Bis jetzt hatten die Indianer sich den Mädchen nur erst auf zweihundert Schritte nähern können, obgleich sie in ›ihrem Kielwasser,‹ oder in gerader Linie hinter ihnen waren, denselben Strich des Wassers durchschneidend. Dies machte die Verfolgung zu einer bolzgeraden, oder Stern-Jagd, nach dem technischen Ausdruck, was sprichwörtlich eine ›lange Jagd‹ ist; und der Sinn ist der, dass in Folge der beiderseitigen Stellung der Parteien keine Veränderung sichtbar wird, außer derjenigen, die in einem direkten Gewinn auf der kürzesten Annäherungslinie besteht. So ›lang‹ indessen diese Art von Jagd zugestandener Maßen ist, konnte Judith doch wahrnehmen, dass die Huronen merklich näher kamen, ehe sie die Mitte des Sees gewonnen hatte. Sie war nicht ein Mädchen, das so leicht verzweifelte; aber es war ein Augenblick, wo sie daran dachte, sich zu ergeben, in dem Wunsche, in das Lager geführt zu werden, wo sie Wildtödter als Gefangnen wusste; aber die Erwägung der Mittel, die sie hoffte anwenden zu können, um seine Freilassung zu bewirken, trat alsbald hemmend dazwischen, und spornte sie zu erneuter Anstrengung ihrer Kräfte. Wäre Jemand dagewesen, der die Bewegung der beiden Canoe’s beobachtet, so würde er das der Judith pfeilschnell vor seinen Verfolgern dahinfliegen gesehen haben, als das Mädchen es mit frischem Eifer weitertrieb, während ihr Geist so über seinen glühenden und großmüthigen Entwürfen brütete. So bedeutend war in der Tat der Unterschied in dem Verhältniß der Schnelligkeit zwischen den zwei Canoe’s während der nächsten fünf Minuten, dass die Huronen anfingen sich zu überzeugen, sie müßten alle ihre Kräfte aufbieten, oder sie würden die Schmach erfahren, durch Weiber in ihrer Hoffnung und um ihren Raub betrogen zu werden. Als sie, von dieser kränkenden Überzeugung angespornt, eine wüthende Anstrengung machten, brach Einem der Stärkeren von ihnen die Ruderschaufel in dem Augenblick, wo er sie aus der Hand seines Kameraden genommen, um ihn abzulösen. Dies entschied sogleich die Sache; denn ein Canoe mit drei Männern und nur Einer Ruderschaufel war gänzlich außer Stand, Flüchtlinge, wie die Töchter Thomas Hutter’s einzuholen.

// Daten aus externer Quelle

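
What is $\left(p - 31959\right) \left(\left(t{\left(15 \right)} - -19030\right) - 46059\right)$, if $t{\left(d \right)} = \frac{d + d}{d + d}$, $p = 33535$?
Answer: $-42596128$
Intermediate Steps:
$t{\left(d \right)} = 1$ ($t{\left(d \right)} = \frac{2 d}{2 d} = 2 d \frac{1}{2 d} = 1$)
$\left(p - 31959\right) \left(\left(t{\left(15 \right)} - -19030\right) - 46059\right) = \left(33535 - 31959\right) \left(\left(1 - -19030\right) - 46059\right) = 1576 \left(\left(1 + 19030\right) - 46059\right) = 1576 \left(19031 - 46059\right) = 1576 \left(-27028\right) = -42596128$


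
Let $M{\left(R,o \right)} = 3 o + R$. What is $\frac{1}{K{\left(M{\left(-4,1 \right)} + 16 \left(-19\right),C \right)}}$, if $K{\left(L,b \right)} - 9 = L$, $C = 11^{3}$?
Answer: $- \frac{1}{296} \approx -0.0033784$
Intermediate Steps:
$C = 1331$
$M{\left(R,o \right)} = R + 3 o$
$K{\left(L,b \right)} = 9 + L$
$\frac{1}{K{\left(M{\left(-4,1 \right)} + 16 \left(-19\right),C \right)}} = \frac{1}{9 + \left(\left(-4 + 3 \cdot 1\right) + 16 \left(-19\right)\right)} = \frac{1}{9 + \left(\left(-4 + 3\right) - 304\right)} = \frac{1}{9 - 305} = \frac{1}{-296} = - \frac{1}{296}$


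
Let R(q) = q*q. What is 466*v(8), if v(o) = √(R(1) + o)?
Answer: 1398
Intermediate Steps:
R(q) = q²
v(o) = √(1 + o) (v(o) = √(1² + o) = √(1 + o))
466*v(8) = 466*√(1 + 8) = 466*√9 = 466*3 = 1398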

»Da, Judith!« rief Hetty, welche den Unfall bemerkt, »jetzt, hoffe ich, wirst Du zugestehen, dass Beten Etwas hilft! den Huronen ist ein Ruder gebrochen, und sie können uns nicht mehr einholen! «
»Ich habe es nie geläugnet, arme Hetty; und manchmal wünsche ich, mit bitterem Leidwesen, ich hätte selbst mehr gebetet, und weniger an meine Schönheit gedacht! Wie Du sagst, wir sind jetzt gerettet, und müssen nur ein Wenig südlich uns wenden und Athem schöpfen.« Dies geschah; denn der Feind gab seine Verfolgung so plötzlich auf, wie ein Schiff, das eine wichtige Spiere verloren hat, sobald jener Unfall sich begeben hatte. Statt Judiths Canoe zu verfolgen, das jetzt leicht auf dem Wasser südlich dahinschwamm, wendeten die Huronen den Bug ihres Canoe’s nach dem Castell zu, wo sie bald ankamen und ausstiegen. Die Mädchen, fürchtend, man möchte übrige Ruder in dem Gebäude oder in der Umgebung finden, fuhren immer zu; und sie hielten erst inne, als sie so weit von ihren Feinden entfernt waren, dass sie im Fall der Erneuerung der Jagd jede Aussicht hatten, zu entkommen. Es schien als ob die Wilden an keinen solchen Plan dachten; sondern nach Verfluß einer Stunde sah man ihr Canoe, angefüllt mit Männern, das Castell verlassen und nach der Küste steuern. Die Mädchen waren ohne Lebensmittel, und sie näherten sich jetzt dem Gebäude und der Arche, da sie endlich aus den Manöuvern der letztern geschlossen hatten, dass Freunde darauf sich befinden müßten.